Intermittent or no rotation of the heater blower fan is a common problem on the Mercedes Sprinter. As similar types of fan motor assembly appear on many Mercedes models the replacement of the carbon motor brushes is much the same across the range once the motor is removed. Link to motor brushes suitable for Sprinter and other Mercedes blowers here.
First be sure that the appropriate vehicle electrical supply exists on the fan DC connector and check all circuit fuses before assuming the fan itself requires repair.
On the Sprinter, start by unplugging the electrical connector from the base of the fan assembly in the passenger side engine compartment. Remove the 3 cross head self tapping screws that hold the fan/motor assembly to the blower box then withdraw it downward, removing the unit out from the vehicle. Placing the unit on the floor or workbench, begin to release the motor and fan from the plastic body. This is done by inserting a broad flat blade screwdriver into the 3 openings as shown and levering the units rubber mountings complete with motor out of the cover body. You will need to keep working your way round the holes levering as you go until the assembly works its way out from the cover body.
Once the motor and fan are separated from the cover, place the unit on a flat surface – fan side down – and locate the two brush holders as indicated on the photograph below.
The carbon brushes (A) and braid (B) transfer the electrical energy to the rotating motor commutator and because they are always in contact with the spinning rotor they wear down over time and no longer make satisfactory contact, the motor either becomes intermittent or ceases to work at all. The high cost of a replacement fan motor assembly from Mercedes or Auto-factor, makes this an ideal candidate for an economical DIY repair that is quite simple and not too taxing. Start by obtaining new motor brushes from many of the on-line auction sites available on the internet. The brushes are standard size across the range of motors used by Mercedes and also many other manufacturers – so are quite common. The size you need are 9mm x 8mm x 22mm with a braid wire of at least 40mm in length. You will need a pair and these cost little more than £5 with postage.
Once the motor/fan assembly is removed from its cover the brush gear is easily seen. First begin by straightening the retaining bars on the brush holders with a pair of long nose pliers, the material is quite soft so bends easily, take care not to break them off!. These are indicated by the white arrows on the photograph below.
Once the two sides are straight the brush retaining pressure spring will be released, cut the existing braid wire about 12mm from where it is soldered to the electrical contact post and remove the brush by pulling the braid upward. Once the brush is removed, note which side has the pointed longer edge as the new bushes will have to be fitted in the same way as these were removed. If you do forget – look at the brush holder and you will see that it is mounted off-centre to the centre line of the commutator shaft, the longer edge of the new brush goes to the holder edge furthest away from the shaft centre line as you insert it. You may find that the universal brush kit you have purchased has brushes that are a little too long. This is easily rectified by using a junior hacksaw and trimming the brush length as indicated in the photograph below.

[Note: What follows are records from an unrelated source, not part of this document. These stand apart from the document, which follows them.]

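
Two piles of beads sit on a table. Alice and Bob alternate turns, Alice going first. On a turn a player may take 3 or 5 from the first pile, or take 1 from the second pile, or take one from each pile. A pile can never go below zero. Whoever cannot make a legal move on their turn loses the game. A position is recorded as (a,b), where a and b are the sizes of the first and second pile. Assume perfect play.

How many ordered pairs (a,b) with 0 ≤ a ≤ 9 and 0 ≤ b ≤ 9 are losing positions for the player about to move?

40

Compute win/loss labels from the base case upward. A position with no move is L. Any other position is W if it can reach an L in one move, else L.
Every move lowers a or b (never raises either), so fill the grid row by row in increasing a, and left to right within a row: each cell's successors are then already labelled.
      b=0  b=1  b=2  b=3  b=4  b=5  b=6  b=7  b=8  b=9
a=0:    L    W    L    W    L    W    L    W    L    W
a=1:    L    W    L    W    L    W    L    W    L    W
a=2:    L    W    L    W    L    W    L    W    L    W
a=3:    W    W    W    W    W    W    W    W    W    W
a=4:    W    L    W    L    W    L    W    L    W    L
a=5:    W    L    W    L    W    L    W    L    W    L
a=6:    W    L    W    L    W    L    W    L    W    L
a=7:    W    W    W    W    W    W    W    W    W    W
a=8:    L    W    L    W    L    W    L    W    L    W
a=9:    L    W    L    W    L    W    L    W    L    W
Cells with no legal move (terminal, hence L): (0,0), (1,0), (2,0).
The remaining L cells, each justified by listing all of its moves:
(0,2): →(0,1)(W) only, which is W, so L
(0,4): →(0,3)(W) only, which is W, so L
(0,6): →(0,5)(W) only, which is W, so L
(0,8): →(0,7)(W) only, which is W, so L
(1,2): →(1,1)(W), (0,1)(W) — all W, so L
(1,4): →(1,3)(W), (0,3)(W) — all W, so L
(1,6): →(1,5)(W), (0,5)(W) — all W, so L
(1,8): →(1,7)(W), (0,7)(W) — all W, so L
(2,2): →(2,1)(W), (1,1)(W) — all W, so L
(2,4): →(2,3)(W), (1,3)(W) — all W, so L
(2,6): →(2,5)(W), (1,5)(W) — all W, so L
(2,8): →(2,7)(W), (1,7)(W) — all W, so L
(4,1): →(1,1)(W), (4,0)(W), (3,0)(W) — all W, so L
(4,3): →(1,3)(W), (4,2)(W), (3,2)(W) — all W, so L
(4,5): →(1,5)(W), (4,4)(W), (3,4)(W) — all W, so L
(4,7): →(1,7)(W), (4,6)(W), (3,6)(W) — all W, so L
(4,9): →(1,9)(W), (4,8)(W), (3,8)(W) — all W, so L
(5,1): →(2,1)(W), (0,1)(W), (5,0)(W), (4,0)(W) — all W, so L
(5,3): →(2,3)(W), (0,3)(W), (5,2)(W), (4,2)(W) — all W, so L
(5,5): →(2,5)(W), (0,5)(W), (5,4)(W), (4,4)(W) — all W, so L
(5,7): →(2,7)(W), (0,7)(W), (5,6)(W), (4,6)(W) — all W, so L
(5,9): →(2,9)(W), (0,9)(W), (5,8)(W), (4,8)(W) — all W, so L
(6,1): →(3,1)(W), (1,1)(W), (6,0)(W), (5,0)(W) — all W, so L
(6,3): →(3,3)(W), (1,3)(W), (6,2)(W), (5,2)(W) — all W, so L
(6,5): →(3,5)(W), (1,5)(W), (6,4)(W), (5,4)(W) — all W, so L
(6,7): →(3,7)(W), (1,7)(W), (6,6)(W), (5,6)(W) — all W, so L
(6,9): →(3,9)(W), (1,9)(W), (6,8)(W), (5,8)(W) — all W, so L
(8,0): →(5,0)(W), (3,0)(W) — all W, so L
(8,2): →(5,2)(W), (3,2)(W), (8,1)(W), (7,1)(W) — all W, so L
(8,4): →(5,4)(W), (3,4)(W), (8,3)(W), (7,3)(W) — all W, so L
(8,6): →(5,6)(W), (3,6)(W), (8,5)(W), (7,5)(W) — all W, so L
(8,8): →(5,8)(W), (3,8)(W), (8,7)(W), (7,7)(W) — all W, so L
(9,0): →(6,0)(W), (4,0)(W) — all W, so L
(9,2): →(6,2)(W), (4,2)(W), (9,1)(W), (8,1)(W) — all W, so L
(9,4): →(6,4)(W), (4,4)(W), (9,3)(W), (8,3)(W) — all W, so L
(9,6): →(6,6)(W), (4,6)(W), (9,5)(W), (8,5)(W) — all W, so L
(9,8): →(6,8)(W), (4,8)(W), (9,7)(W), (8,7)(W) — all W, so L
Every other cell has at least one move into one of the L cells above, so it is W.
L cells per row: a=0: 5, a=1: 5, a=2: 5, a=3: 0, a=4: 5, a=5: 5, a=6: 5, a=7: 0, a=8: 5, a=9: 5; total 40.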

Be sure to maintain the angle of the brush tip and dress the carbon block with a small file to a round it to a slightly concave profile similar to the one on the part just cut off and disgarded.
With the old brushes now removed scrape clean the interior guide faces so the new parts will slide easily within them, also scrape the tip of the braid previously cut with the edge of a small file. Removing the carbon dust and cleaning this copper braid will allow solder to be applied and make for easy joining/tinning of the new braid to this point using a soldering iron and multi-core solder.
Insert the brush into the holder with the longer edge in the correct position as outlined above. Thread the braid through the centre of the coiled spring and compress it fully into the brush holder below the level of the slots beneath the retaining bars. Using long nose pliers, distort the retaining bars inwards to block the spring under tension within the holder. Using a soldering iron, join the new braid to the existing cut stub and tuck its free length neatly into the motor housing void, making sure that it hangs free not touching any metal part of the motor, rotating armature or steel housing. Complete this on the other side of the motor and once the pair have been fitted begin to re-assemble the motor into the plastic cover.
Align the power connector so that it will appear in the correct position within the cover once assembled. Slot the three rubber mountings into their respective grooves and push the motor home. As the motor reaches full insertion in the cover, use a screwdriver to push the rubbers fully home and latch them into the retaining holes in the cover. This can best be done as shown in the photograph, from inside the fan blade cage pushing downward into the case body.
Once the motor and fan assembly are latched fully back into the plastic cover the completed unit can be refitted into the vehicle, reconnected and tested.